13.09.2017 | Überwachung

Food Fraud, Whistleblower und Hygieneampel

BLL-Symposium beantwortet wichtige Fragestellungen zur EU-Kontroll-Verordnung
Pferdefleisch in der Lasagne, gepanschtes Olivenöl oder falsch angegebene Herkunftsländer – Lebensmittelbetrug und Lebensmittelfälschungen sind ein Thema, mit dem sich Wirtschaft und Überwachung angesichts globaler Warenströme zunehmend auseinandersetzen müssen. Deshalb steht das Thema Food Fraud und dessen Bekämpfung auch im Fokus der neuen EU-Kontroll-Verordnung, die ab Ende 2019 gilt. Der Bund für Lebensmittelrecht und Lebensmittelkunde e. V. (BLL) widmet der Verordnung am 11. und 12. Oktober ein zweitägiges Symposium in Berlin, bei dem Wirtschaft und Überwachung wichtige Fragestellungen gemeinsam erörtern können.

Die Auswirkungen von Lebensmittelbetrug sind enorm: Einzelne Kriminelle bringen durch ihre Profitgier eine ganze Branche in Misskredit, mindern das Vertrauen der Verbraucher und setzen gleichzeitig die amtliche Lebensmittelüberwachung unter Druck. Während den Lebensmittelunternehmen daran gelegen ist, kriminelle Elemente vom Markt auszuschließen, um die Qualität und Sicherheit ihrer Rohstoffe sicherzustellen und so ihre Marken zu schützen, müssen die Überwachungsbehörden möglichst schnell Betrügereien und Fälschungen aufdecken.

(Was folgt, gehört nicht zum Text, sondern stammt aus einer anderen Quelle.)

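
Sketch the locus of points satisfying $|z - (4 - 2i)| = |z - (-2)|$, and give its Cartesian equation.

|z - z1| = |z - z2| means z is equidistant from z1 and z2,
i.e. the perpendicular bisector of the segment from (4, -2) to (-2, 0) (midpoint (1, -1)).
With z = x + yi, square both sides:
(x - 4)^2 + (y - (-2))^2 = (x - (-2))^2 + (y - 0)^2
The x^2 and y^2 terms cancel: -12x + 4y = 4 - 20 = -16
Simplify: 3x - y = 4
Locus: Perpendicular bisector of the segment from (4, -2) to (-2, 0): the line 3x - y = 4


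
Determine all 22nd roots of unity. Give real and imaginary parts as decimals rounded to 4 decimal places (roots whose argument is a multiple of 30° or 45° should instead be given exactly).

ω_k = e^(2πik/22) = cos(2πk/22) + i sin(2πk/22) for k = 0, 1, ..., 21
Roots: 1, 0.9595 + 0.2817i, 0.8413 + 0.5406i, 0.6549 + 0.7557i, 0.4154 + 0.9096i, 0.1423 + 0.9898i, -0.1423 + 0.9898i, -0.4154 + 0.9096i, -0.6549 + 0.7557i, -0.8413 + 0.5406i, -0.9595 + 0.2817i, -1, -0.9595 - 0.2817i, -0.8413 - 0.5406i, -0.6549 - 0.7557i, -0.4154 - 0.9096i, -0.1423 - 0.9898i, 0.1423 - 0.9898i, 0.4154 - 0.9096i, 0.6549 - 0.7557i, 0.8413 - 0.5406i, 0.9595 - 0.2817i


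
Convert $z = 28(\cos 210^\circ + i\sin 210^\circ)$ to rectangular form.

a = r cos θ = 28 * -sqrt(3)/2 = -14*sqrt(3)
b = r sin θ = 28 * -1/2 = -14
z = -14*sqrt(3) - 14i


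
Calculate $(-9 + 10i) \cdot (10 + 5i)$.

(a1*a2 - b1*b2) + (a1*b2 + b1*a2)i
= (-90 - 50) + (-45 + 100)i
= -140 + 55i


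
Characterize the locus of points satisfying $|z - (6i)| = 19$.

|z - z0| = r describes a circle centered at z0 with radius r
Here z0 = 6i and r = 19
Locus: Circle centered at (0, 6) with radius 19


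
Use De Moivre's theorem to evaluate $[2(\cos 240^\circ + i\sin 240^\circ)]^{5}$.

By De Moivre: z^n = r^n(cos(nθ) + i sin(nθ))
= 2^5(cos(5*240°) + i sin(5*240°))
= 32(cos 120° + i sin 120°)
= -16 + 16*sqrt(3)i


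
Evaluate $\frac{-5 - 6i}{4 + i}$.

Multiply numerator and denominator by conjugate (4 - i):
= (-5 - 6i)(4 - i) / (4^2 + 1^2)
= (-26 - 19i) / 17
= -26/17 - (19/17)i


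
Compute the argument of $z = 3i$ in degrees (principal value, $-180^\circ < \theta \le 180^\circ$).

a = 0 and b > 0, so z lies on the positive imaginary axis: θ = 90°


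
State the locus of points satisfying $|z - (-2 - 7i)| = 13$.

|z - z0| = r describes a circle centered at z0 with radius r
Here z0 = -2 - 7i and r = 13
Locus: Circle centered at (-2, -7) with radius 13


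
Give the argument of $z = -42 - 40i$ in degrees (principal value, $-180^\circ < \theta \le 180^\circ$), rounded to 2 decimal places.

θ = arctan(b/a) = arctan(-40/-42) (quadrant-adjusted) = -136.40°


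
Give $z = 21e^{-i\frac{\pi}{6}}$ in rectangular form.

a = r cos θ = 21 * sqrt(3)/2 = 21*sqrt(3)/2
b = r sin θ = 21 * -1/2 = -21/2
z = 21*sqrt(3)/2 - (21/2)i


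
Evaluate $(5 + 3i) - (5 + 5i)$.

(5 - 5) + (3 - 5)i = -2i


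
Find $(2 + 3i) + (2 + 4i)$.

(2 + 2) + (3 + 4)i = 4 + 7i


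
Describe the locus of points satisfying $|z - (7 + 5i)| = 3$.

|z - z0| = r describes a circle centered at z0 with radius r
Here z0 = 7 + 5i and r = 3
Locus: Circle centered at (7, 5) with radius 3


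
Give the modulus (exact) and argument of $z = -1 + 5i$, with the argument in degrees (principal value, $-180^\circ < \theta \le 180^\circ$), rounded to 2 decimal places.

|z| = sqrt((-1)^2 + 5^2) = sqrt(26)
arg(z) = arctan(b/a) = arctan(5/-1) (quadrant-adjusted) = 101.31°


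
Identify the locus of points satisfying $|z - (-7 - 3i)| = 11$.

|z - z0| = r describes a circle centered at z0 with radius r
Here z0 = -7 - 3i and r = 11
Locus: Circle centered at (-7, -3) with radius 11


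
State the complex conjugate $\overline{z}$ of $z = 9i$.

If z = a + bi, then conjugate(z) = a - bi
conjugate(9i) = -9i


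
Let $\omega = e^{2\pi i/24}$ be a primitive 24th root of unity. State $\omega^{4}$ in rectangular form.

ω^4 = e^(2πi·4/24) = e^(i·1π/3)
= cos(1π/3) + i sin(1π/3)
= 1/2 + (sqrt(3)/2)i


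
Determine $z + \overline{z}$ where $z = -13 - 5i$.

z + conjugate(z) = (a + bi) + (a - bi) = 2a
= 2 * (-13) = -26


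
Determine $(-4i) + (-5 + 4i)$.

(0 + (-5)) + (-4 + 4)i = -5


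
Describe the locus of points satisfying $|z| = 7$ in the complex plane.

|z| = 7 means sqrt(x^2 + y^2) = 7
This is a circle of radius 7 centered at the origin


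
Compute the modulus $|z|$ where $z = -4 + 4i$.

|z| = sqrt(a^2 + b^2) = sqrt((-4)^2 + 4^2) = sqrt(32) = sqrt(32)


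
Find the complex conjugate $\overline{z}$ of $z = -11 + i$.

If z = a + bi, then conjugate(z) = a - bi
conjugate(-11 + i) = -11 - i


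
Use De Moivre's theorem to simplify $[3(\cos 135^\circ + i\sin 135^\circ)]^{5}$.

By De Moivre: z^n = r^n(cos(nθ) + i sin(nθ))
= 3^5(cos(5*135°) + i sin(5*135°))
= 243(cos 315° + i sin 315°)
= 243*sqrt(2)/2 - (243*sqrt(2)/2)i


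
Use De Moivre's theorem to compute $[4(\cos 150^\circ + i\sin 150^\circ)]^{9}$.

By De Moivre: z^n = r^n(cos(nθ) + i sin(nθ))
= 4^9(cos(9*150°) + i sin(9*150°))
= 262144(cos 270° + i sin 270°)
= -262144i


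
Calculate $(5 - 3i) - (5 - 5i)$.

(5 - 5) + (-3 - (-5))i = 2i


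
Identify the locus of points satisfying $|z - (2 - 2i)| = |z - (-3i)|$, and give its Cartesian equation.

|z - z1| = |z - z2| means z is equidistant from z1 and z2,
i.e. the perpendicular bisector of the segment from (2, -2) to (0, -3) (midpoint (1, -5/2)).
With z = x + yi, square both sides:
(x - 2)^2 + (y - (-2))^2 = (x - 0)^2 + (y - (-3))^2
The x^2 and y^2 terms cancel: -4x + (-2)y = 9 - 8 = 1
Simplify: 4x + 2y = -1
Locus: Perpendicular bisector of the segment from (2, -2) to (0, -3): the line 4x + 2y = -1


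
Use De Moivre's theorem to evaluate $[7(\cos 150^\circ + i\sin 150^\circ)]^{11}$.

By De Moivre: z^n = r^n(cos(nθ) + i sin(nθ))
= 7^11(cos(11*150°) + i sin(11*150°))
= 1977326743(cos 210° + i sin 210°)
= -1977326743*sqrt(3)/2 - (1977326743/2)i


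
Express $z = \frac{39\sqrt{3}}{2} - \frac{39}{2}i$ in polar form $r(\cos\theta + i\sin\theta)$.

r = |z| = sqrt(a^2 + b^2) = sqrt((39*sqrt(3)/2)^2 + (-39/2)^2) = sqrt(4563/4 + 1521/4) = sqrt(1521) = 39
θ = arctan(b/a) = arctan(-19.5/33.775) (quadrant-adjusted) = 330°
z = 39(cos 330° + i sin 330°)


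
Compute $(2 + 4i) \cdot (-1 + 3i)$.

(a1*a2 - b1*b2) + (a1*b2 + b1*a2)i
= (-2 - 12) + (6 + (-4))i
= -14 + 2i


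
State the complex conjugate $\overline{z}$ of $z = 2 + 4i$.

If z = a + bi, then conjugate(z) = a - bi
conjugate(2 + 4i) = 2 - 4i


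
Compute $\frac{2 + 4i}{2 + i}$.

Multiply numerator and denominator by conjugate (2 - i):
= (2 + 4i)(2 - i) / (2^2 + 1^2)
= (8 + 6i) / 5
= 8/5 + (6/5)i


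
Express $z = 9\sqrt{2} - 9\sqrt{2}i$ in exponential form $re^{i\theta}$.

r = |z| = sqrt((9*sqrt(2))^2 + (-9*sqrt(2))^2) = sqrt(162 + 162) = sqrt(324) = 18
θ = arctan(b/a) = arctan(-12.7279/12.7279) (quadrant-adjusted) = -45° = -π/4
z = 18e^(-i*π/4)


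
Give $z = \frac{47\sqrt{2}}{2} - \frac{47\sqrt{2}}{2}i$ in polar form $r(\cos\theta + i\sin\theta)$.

r = |z| = sqrt(a^2 + b^2) = sqrt((47*sqrt(2)/2)^2 + (-47*sqrt(2)/2)^2) = sqrt(2209/2 + 2209/2) = sqrt(2209) = 47
θ = arctan(b/a) = arctan(-33.234/33.234) (quadrant-adjusted) = 315°
z = 47(cos 315° + i sin 315°)


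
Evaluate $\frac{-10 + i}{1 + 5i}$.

Multiply numerator and denominator by conjugate (1 - 5i):
= (-10 + i)(1 - 5i) / (1^2 + 5^2)
= (-5 + 51i) / 26
= -5/26 + (51/26)i


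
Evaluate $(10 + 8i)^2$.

(a + bi)^2 = a^2 - b^2 + 2abi
= 10^2 - 8^2 + 2*10*8i
= 36 + 160i


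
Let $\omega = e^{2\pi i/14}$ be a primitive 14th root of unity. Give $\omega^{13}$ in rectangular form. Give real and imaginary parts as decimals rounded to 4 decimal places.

ω^13 = e^(2πi·13/14) = e^(i·13π/7)
= cos(13π/7) + i sin(13π/7)
= 0.9010 - 0.4339i


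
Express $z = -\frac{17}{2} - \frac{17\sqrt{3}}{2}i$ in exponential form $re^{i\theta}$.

r = |z| = sqrt((-17/2)^2 + (-17*sqrt(3)/2)^2) = sqrt(289/4 + 867/4) = sqrt(289) = 17
θ = arctan(b/a) = arctan(-14.7224/-8.5) (quadrant-adjusted) = -120° = -2π/3
z = 17e^(-i*2π/3)


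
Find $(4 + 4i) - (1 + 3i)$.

(4 - 1) + (4 - 3)i = 3 + i


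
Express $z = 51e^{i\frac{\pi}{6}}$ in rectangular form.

a = r cos θ = 51 * sqrt(3)/2 = 51*sqrt(3)/2
b = r sin θ = 51 * 1/2 = 51/2
z = 51*sqrt(3)/2 + (51/2)i


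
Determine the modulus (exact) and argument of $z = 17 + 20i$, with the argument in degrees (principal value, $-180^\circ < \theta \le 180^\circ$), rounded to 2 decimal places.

|z| = sqrt(17^2 + 20^2) = sqrt(689)
arg(z) = arctan(b/a) = arctan(20/17) (quadrant-adjusted) = 49.64°


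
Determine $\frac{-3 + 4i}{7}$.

Divisor is real, so divide each part by 7:
= -3/7 + (4/7)i


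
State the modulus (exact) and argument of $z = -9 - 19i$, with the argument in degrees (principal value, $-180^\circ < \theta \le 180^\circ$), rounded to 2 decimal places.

|z| = sqrt((-9)^2 + (-19)^2) = sqrt(442)
arg(z) = arctan(b/a) = arctan(-19/-9) (quadrant-adjusted) = -115.35°


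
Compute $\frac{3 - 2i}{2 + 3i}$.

Multiply numerator and denominator by conjugate (2 - 3i):
= (3 - 2i)(2 - 3i) / (2^2 + 3^2)
= (-13i) / 13
= -i


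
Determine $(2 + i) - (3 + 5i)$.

(2 - 3) + (1 - 5)i = -1 - 4i


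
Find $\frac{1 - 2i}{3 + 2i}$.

Multiply numerator and denominator by conjugate (3 - 2i):
= (1 - 2i)(3 - 2i) / (3^2 + 2^2)
= (-1 - 8i) / 13
= -1/13 - (8/13)i


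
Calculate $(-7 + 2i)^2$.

(a + bi)^2 = a^2 - b^2 + 2abi
= (-7)^2 - 2^2 + 2*(-7)*2i
= 45 - 28i


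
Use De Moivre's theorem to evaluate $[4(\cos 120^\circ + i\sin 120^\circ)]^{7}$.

By De Moivre: z^n = r^n(cos(nθ) + i sin(nθ))
= 4^7(cos(7*120°) + i sin(7*120°))
= 16384(cos 120° + i sin 120°)
= -8192 + 8192*sqrt(3)i


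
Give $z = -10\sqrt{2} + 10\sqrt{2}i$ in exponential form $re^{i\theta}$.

r = |z| = sqrt((-10*sqrt(2))^2 + (10*sqrt(2))^2) = sqrt(200 + 200) = sqrt(400) = 20
θ = arctan(b/a) = arctan(14.1421/-14.1421) (quadrant-adjusted) = 135° = 3π/4
z = 20e^(i*3π/4)


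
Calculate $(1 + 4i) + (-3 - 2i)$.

(1 + (-3)) + (4 + (-2))i = -2 + 2i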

Das Max Rubner-Institut, Nationales Referenzzentrum für die Echtheit und Integrität der Lebensmittelkette (NRZ-EIL), entwickelt zu diesem Zweck Verfahren für die Authentizitätsprüfung von Lebensmitteln weiter, so dass die Überwachung hier optimale Unterstützung erhält, um die Echtheit und Rückverfolgbarkeit von Lebensmitteln zu überprüfen.

Diese analytischen Nachweisverfahren und die Möglichkeit der effektiven Verzahnung mit den Eigenkontrollen der Wirtschaft sind ein Schwerpunkt des BLL-Fachsymposiums „Die neue EU-Kontroll-Verordnung – Was kommt auf Überwachung und Wirtschaft zu?“. Gemeinsam mit ausgewiesenen Experten aus Politik, Wirtschaft, Überwachung und Wissenschaft beleuchtet der Spitzenverband der deutschen Lebensmittelwirtschaft an zwei Tagen die EU-Kontroll-Verordnung in ihrer ganzen Bandbreite. So wird neben dem Thema Food Fraud beispielsweise auch die Frage nach dem Whistleblower-Schutz diskutiert. Die Verordnung sieht vor, dass Whistleblower, die auf Missstände in Unternehmen hinweisen, zukünftig besser vor Diskriminierung und Benachteiligung geschützt werden sollen. Aber auch altbekannte Kontroll-Themen wie die Hygieneampel sowie die Gebührenerhebung für Routinekontrollen sind nach wie vor auf der Agenda. So stellt sich z. B. die Frage nach den rechtlichen Grenzen einer Veröffentlichung von Überwachungsergebnissen und inwiefern die geforderte Transparenz auch umgekehrt für Unternehmen gilt, die z. B. nicht über die Ergebnisse der amtlichen Kontrollen informiert werden.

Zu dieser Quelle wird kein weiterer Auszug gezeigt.